If the leagues are granted the temporary restraining order -- and multiple legal sources believe they will -- it would end Monmouth Park's hopes of opening its sportsbook Sunday.
The state must file its response to the leagues' restraining order request Wednesday. The leagues will file another reply Thursday, before U.S. District Judge Michael Shipp reviews the filings and decides if oral arguments are required.
Shipp will decide if the leagues have proven that they will be irreparably harmed by betting at Monmouth Park before granting the restraining order. In 2012, when the case was in its beginning stages, Shipp ruled that the leagues did face reputational harm from New Jersey's sports-betting efforts and had standing to pursue the case they eventually won. At the time, the leagues used a series of sealed and partially redacted reports they believe showed that fans' perception of the integrity of their games would decline if sports betting were to be allowed in New Jersey.
New Jersey questioned why the integrity of the games would be negatively impacted by the same type of regulated sports betting that is already taking place in Nevada, but it ultimately lost its request to have the leagues' suit dismissed.

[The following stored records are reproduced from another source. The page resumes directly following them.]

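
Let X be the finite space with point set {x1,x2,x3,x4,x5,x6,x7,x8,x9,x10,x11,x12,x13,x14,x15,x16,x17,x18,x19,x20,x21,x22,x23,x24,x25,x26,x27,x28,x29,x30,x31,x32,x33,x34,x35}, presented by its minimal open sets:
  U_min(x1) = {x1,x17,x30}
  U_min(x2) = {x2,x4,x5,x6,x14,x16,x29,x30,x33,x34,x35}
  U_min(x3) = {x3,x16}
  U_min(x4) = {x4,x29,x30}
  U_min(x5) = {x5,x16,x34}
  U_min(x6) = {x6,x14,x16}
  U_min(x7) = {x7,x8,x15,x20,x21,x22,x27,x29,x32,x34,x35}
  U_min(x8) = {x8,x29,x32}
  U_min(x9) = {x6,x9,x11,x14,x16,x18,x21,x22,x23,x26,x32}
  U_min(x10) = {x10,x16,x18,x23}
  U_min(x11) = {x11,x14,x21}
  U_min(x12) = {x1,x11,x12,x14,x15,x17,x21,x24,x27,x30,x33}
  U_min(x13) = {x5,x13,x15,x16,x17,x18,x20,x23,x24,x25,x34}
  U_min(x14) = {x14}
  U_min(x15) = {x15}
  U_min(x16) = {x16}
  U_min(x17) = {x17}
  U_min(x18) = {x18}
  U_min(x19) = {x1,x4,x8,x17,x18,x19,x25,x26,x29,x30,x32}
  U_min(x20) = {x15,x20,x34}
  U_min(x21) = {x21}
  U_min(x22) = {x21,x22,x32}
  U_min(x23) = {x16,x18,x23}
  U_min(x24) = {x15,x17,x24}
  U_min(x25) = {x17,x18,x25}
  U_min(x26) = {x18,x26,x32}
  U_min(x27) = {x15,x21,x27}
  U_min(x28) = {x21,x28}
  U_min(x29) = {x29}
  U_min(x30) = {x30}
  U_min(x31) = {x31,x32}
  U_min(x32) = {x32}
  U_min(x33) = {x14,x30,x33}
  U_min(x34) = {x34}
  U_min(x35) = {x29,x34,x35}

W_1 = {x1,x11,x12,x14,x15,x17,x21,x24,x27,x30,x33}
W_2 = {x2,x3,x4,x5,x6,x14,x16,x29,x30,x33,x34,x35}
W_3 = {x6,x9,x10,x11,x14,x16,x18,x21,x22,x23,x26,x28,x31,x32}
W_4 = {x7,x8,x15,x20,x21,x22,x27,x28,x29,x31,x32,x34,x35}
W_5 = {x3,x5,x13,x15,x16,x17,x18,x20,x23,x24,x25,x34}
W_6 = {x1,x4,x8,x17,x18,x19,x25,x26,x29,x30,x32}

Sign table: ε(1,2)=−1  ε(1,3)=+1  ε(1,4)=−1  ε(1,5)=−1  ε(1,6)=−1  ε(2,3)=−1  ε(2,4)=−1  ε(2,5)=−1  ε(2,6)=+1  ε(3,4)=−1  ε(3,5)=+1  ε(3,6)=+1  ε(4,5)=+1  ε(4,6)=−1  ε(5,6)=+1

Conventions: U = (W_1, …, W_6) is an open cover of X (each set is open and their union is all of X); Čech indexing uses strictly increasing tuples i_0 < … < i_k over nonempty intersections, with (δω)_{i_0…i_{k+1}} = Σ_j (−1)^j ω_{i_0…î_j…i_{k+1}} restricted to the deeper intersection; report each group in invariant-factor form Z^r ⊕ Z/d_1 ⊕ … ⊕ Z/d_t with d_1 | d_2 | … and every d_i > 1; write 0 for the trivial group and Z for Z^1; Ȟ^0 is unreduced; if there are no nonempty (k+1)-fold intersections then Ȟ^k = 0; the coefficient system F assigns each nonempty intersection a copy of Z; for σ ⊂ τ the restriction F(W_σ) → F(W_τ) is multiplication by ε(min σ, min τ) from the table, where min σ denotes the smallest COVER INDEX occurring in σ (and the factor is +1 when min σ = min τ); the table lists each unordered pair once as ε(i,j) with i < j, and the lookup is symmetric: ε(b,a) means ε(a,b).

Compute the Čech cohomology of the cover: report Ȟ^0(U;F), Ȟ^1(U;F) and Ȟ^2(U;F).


intersection data:
  W12={x14,x30,x33} W13={x11,x14,x21} W14={x15,x21,x27} W15={x15,x17,x24} W16={x1,x17,x30} W23={x6,x14,x16} W24={x29,x34,x35} W25={x3,x5,x16,x34} W26={x4,x29,x30} W34={x21,x22,x28,x31,x32} W35={x16,x18,x23} W36={x18,x26,x32} W45={x15,x20,x34} W46={x8,x29,x32} W56={x17,x18,x25}
  W123={x14} W126={x30} W134={x21} W145={x15} W156={x17} W235={x16} W245={x34} W246={x29} W346={x32} W356={x18}
C dims 6,15,10; δ0: rk 6, SNF 1^5·2; δ1: rk 9, SNF 1^9
Ȟ^0 = (6 − 6) − 0 = 0, so Ȟ^0 ≅ 0
Ȟ^1 = (15 − 9) − 6 = 0 plus torsion [2], so Ȟ^1 ≅ Z/2
Ȟ^2 = (10 − 0) − 9 = 1, so Ȟ^2 ≅ Z

Ȟ^0 = 0, Ȟ^1 = Z/2 and Ȟ^2 = Z


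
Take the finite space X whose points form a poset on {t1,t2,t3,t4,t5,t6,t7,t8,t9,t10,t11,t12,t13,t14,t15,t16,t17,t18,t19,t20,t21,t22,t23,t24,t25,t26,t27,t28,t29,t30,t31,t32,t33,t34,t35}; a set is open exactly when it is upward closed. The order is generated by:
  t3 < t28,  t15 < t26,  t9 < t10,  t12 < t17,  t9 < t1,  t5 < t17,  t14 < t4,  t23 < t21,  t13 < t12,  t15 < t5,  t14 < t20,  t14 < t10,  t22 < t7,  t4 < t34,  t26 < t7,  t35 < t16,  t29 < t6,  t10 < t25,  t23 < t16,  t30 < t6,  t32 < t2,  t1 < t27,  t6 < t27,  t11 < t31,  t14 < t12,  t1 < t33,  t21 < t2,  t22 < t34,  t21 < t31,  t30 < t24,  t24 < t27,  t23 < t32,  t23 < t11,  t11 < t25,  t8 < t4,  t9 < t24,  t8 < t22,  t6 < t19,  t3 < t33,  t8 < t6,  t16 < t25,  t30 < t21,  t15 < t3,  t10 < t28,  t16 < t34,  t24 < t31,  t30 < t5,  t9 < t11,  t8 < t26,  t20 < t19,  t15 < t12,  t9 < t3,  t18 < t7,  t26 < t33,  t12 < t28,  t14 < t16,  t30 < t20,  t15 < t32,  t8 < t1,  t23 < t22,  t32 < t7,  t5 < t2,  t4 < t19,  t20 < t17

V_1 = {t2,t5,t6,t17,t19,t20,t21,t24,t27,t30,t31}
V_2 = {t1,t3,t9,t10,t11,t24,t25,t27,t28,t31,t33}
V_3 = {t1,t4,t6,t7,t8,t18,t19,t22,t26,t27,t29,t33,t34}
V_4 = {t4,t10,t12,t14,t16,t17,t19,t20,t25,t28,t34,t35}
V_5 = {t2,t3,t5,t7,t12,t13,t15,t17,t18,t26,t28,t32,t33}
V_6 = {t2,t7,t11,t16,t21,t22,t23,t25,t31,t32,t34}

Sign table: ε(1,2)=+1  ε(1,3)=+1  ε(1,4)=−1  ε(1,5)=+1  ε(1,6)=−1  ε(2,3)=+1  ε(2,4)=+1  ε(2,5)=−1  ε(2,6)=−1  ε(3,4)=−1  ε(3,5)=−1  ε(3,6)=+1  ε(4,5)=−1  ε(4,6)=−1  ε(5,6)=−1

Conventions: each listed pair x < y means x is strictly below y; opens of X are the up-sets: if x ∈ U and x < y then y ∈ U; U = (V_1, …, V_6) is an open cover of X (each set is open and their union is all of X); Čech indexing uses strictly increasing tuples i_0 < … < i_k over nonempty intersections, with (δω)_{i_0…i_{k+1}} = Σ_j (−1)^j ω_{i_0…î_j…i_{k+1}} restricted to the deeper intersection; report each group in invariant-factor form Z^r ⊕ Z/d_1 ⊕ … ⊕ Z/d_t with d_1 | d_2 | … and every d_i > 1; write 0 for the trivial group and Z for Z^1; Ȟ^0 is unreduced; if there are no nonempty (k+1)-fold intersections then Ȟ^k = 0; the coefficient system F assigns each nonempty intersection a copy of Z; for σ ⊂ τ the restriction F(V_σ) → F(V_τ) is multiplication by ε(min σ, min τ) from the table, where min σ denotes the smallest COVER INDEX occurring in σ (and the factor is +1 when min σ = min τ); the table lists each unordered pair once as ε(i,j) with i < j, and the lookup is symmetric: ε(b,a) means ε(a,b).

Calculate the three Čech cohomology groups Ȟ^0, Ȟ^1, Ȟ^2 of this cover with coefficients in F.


Ȟ^0 = 0; Ȟ^1 = Z/2; Ȟ^2 = Z

intersection data:
  V12={t24,t27,t31} V13={t6,t19,t27} V14={t17,t19,t20} V15={t2,t5,t17} V16={t2,t21,t31} V23={t1,t27,t33} V24={t10,t25,t28} V25={t3,t28,t33} V26={t11,t25,t31} V34={t4,t19,t34} V35={t7,t18,t26,t33} V36={t7,t22,t34} V45={t12,t17,t28} V46={t16,t25,t34} V56={t2,t7,t32}
  V123={t27} V126={t31} V134={t19} V145={t17} V156={t2} V235={t33} V245={t28} V246={t25} V346={t34} V356={t7}
C dims 6,15,10; δ0: rk 6, SNF 1^5·2; δ1: rk 9, SNF 1^9
Ȟ^0 = (6 − 6) − 0 = 0, so Ȟ^0 ≅ 0
Ȟ^1 = (15 − 9) − 6 = 0 plus torsion [2], so Ȟ^1 ≅ Z/2
Ȟ^2 = (10 − 0) − 9 = 1, so Ȟ^2 ≅ Z


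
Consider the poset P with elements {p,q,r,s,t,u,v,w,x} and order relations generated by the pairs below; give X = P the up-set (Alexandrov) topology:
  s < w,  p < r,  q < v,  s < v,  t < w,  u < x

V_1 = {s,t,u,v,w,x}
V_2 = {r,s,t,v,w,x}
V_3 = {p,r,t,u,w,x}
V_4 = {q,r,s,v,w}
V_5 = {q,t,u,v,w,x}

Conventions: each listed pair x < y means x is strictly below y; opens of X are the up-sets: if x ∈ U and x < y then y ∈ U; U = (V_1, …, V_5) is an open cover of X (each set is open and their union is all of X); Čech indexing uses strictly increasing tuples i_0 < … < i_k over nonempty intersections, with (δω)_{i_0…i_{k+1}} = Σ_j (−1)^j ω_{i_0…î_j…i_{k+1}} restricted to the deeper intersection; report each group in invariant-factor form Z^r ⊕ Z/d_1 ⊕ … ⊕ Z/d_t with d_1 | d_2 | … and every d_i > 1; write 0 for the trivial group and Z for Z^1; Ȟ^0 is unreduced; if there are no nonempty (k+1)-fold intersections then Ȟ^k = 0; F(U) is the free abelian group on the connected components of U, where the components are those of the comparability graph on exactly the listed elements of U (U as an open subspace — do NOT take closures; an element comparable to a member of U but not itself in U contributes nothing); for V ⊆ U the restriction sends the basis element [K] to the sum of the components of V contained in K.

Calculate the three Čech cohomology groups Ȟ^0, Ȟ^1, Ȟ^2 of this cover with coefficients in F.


nerve simplices:
  V12={s,t,v,w,x} V13={t,u,w,x} V14={s,v,w} V15={t,u,v,w,x} V23={r,t,w,x} V24={r,s,v,w} V25={t,v,w,x} V34={r,w} V35={t,u,w,x} V45={q,v,w}
  V123={t,w,x} V124={s,v,w} V125={t,v,w,x} V134={w} V135={t,u,w,x} V145={v,w} V234={r,w} V235={t,w,x} V245={v,w} V345={w}
  V1234={w} V1235={t,w,x} V1245={v,w} V1345={w} V2345={w}
  V12345={w}
components per intersection:
  V1: {s,t,v,w} {u,x}
  V2: {r} {s,t,v,w} {x}
  V3: {p,r} {t,w} {u,x}
  V4: {q,s,v,w} {r}
  V5: {q,v} {t,w} {u,x}
  V12: {s,t,v,w} {x}
  V13: {t,w} {u,x}
  V14: {s,v,w}
  V15: {t,w} {u,x} {v}
  V23: {r} {t,w} {x}
  V24: {r} {s,v,w}
  V25: {t,w} {v} {x}
  V34: {r} {w}
  V35: {t,w} {u,x}
  V45: {q,v} {w}
  V123: {t,w} {x}
  V124: {s,v,w}
  V125: {t,w} {v} {x}
  V134: {w}
  V135: {t,w} {u,x}
  V145: {v} {w}
  V234: {r} {w}
  V235: {t,w} {x}
  V245: {v} {w}
  V345: {w}
  V1234: {w}
  V1235: {t,w} {x}
  V1245: {v} {w}
  V1345: {w}
  V2345: {w}
  V12345: {w}
C dims 13,22,18,7; δ0: rk 10, SNF 1^10; δ1: rk 12, SNF 1^12; δ2: rk 6, SNF 1^6
degree 0: 13−10−0 = 3 → Ȟ^0 ≅ Z^3
degree 1: 22−12−10 = 0 → Ȟ^1 ≅ 0
degree 2: 18−6−12 = 0 → Ȟ^2 ≅ 0

Ȟ^0 ≅ Z^3, Ȟ^1 ≅ 0 and Ȟ^2 ≅ 0


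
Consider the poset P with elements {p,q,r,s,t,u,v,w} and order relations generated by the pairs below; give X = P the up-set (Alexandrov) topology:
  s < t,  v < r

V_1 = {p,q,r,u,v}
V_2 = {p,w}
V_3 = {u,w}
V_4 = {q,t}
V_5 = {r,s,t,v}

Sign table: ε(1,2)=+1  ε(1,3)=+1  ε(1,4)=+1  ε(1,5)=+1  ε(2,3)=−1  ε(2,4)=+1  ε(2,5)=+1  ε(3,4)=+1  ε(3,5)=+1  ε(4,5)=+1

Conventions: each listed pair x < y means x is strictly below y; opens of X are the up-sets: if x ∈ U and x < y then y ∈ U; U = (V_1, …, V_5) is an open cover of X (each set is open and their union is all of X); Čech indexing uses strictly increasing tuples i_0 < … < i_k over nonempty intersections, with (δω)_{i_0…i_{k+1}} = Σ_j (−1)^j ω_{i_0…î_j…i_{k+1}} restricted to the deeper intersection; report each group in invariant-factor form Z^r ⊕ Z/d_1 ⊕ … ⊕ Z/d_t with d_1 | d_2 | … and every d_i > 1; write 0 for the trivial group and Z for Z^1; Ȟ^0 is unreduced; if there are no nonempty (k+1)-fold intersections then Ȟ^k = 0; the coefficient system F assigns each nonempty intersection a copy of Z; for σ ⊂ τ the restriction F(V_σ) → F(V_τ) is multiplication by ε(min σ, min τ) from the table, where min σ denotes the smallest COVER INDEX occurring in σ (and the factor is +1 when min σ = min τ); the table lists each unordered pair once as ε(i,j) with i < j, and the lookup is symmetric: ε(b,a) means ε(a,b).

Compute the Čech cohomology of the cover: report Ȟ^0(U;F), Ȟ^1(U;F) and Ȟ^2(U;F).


Ȟ^0 ≅ 0, Ȟ^1 ≅ Z ⊕ Z/2 and Ȟ^2 ≅ 0

nerve simplices:
  V12={p} V13={u} V14={q} V15={r,v} V23={w} V45={t}
C dims 5,6; δ0: rk 5, SNF 1^4·2
degree 0: 5−5−0 = 0 → Ȟ^0 ≅ 0
degree 1: 6−0−5 = 1 plus torsion [2] → Ȟ^1 ≅ Z ⊕ Z/2
degree 2: 0−0−0 = 0 → Ȟ^2 ≅ 0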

This time, New Jersey has at least one new argument to dispute the leagues' claim of irreparable harm. NBA commissioner Adam Silver recently made public statements that indicated his league is open to participating in what he described as "inevitable" expanded legalized sports betting in the U.S.
There is also a 1976 ruling from a U.S. District Judge that denied the NFL's request for a restraining order to prevent Delaware from operating a sports lottery based on league games.
But with Shipp overseeing the case again, multiple legal sources expect the leagues to be granted the restraining order, effectively ending Monmouth Park's hopes of offering sports betting Sunday.
"I give Monmouth Park a zero percent chance to be taking bets Sunday," Daniel Wallach, a gaming and sports law attorney with Becker & Poliakoff, told ESPN.
Tassos Kaburakis, a professor at St. Louis University who filed an amicus brief when New Jersey petitioned to have the Supreme Court hear the case, agreed with Wallach.
"With the temporary restraining order that the leagues will most likely get, I'd say Monmouth Park has only a 10 percent chance of taking bets this week," Kaburakis said. "It's a pretty sure wager that [the leagues] will get the restraining order or injunction."
Another legal source who spoke on the condition of anonymity given his role in the case, however, pointed out an issue that New Jersey could address.
"Lawyers for New Jersey will likely contest whether the sports leagues, all of whom are headquartered outside of New Jersey, have standing to bring a new legal claim based on the New Jersey Constitution [Count II in the new complaint filed yesterday], in addition to the PASPA-specific counts previously litigated. It is an open issue."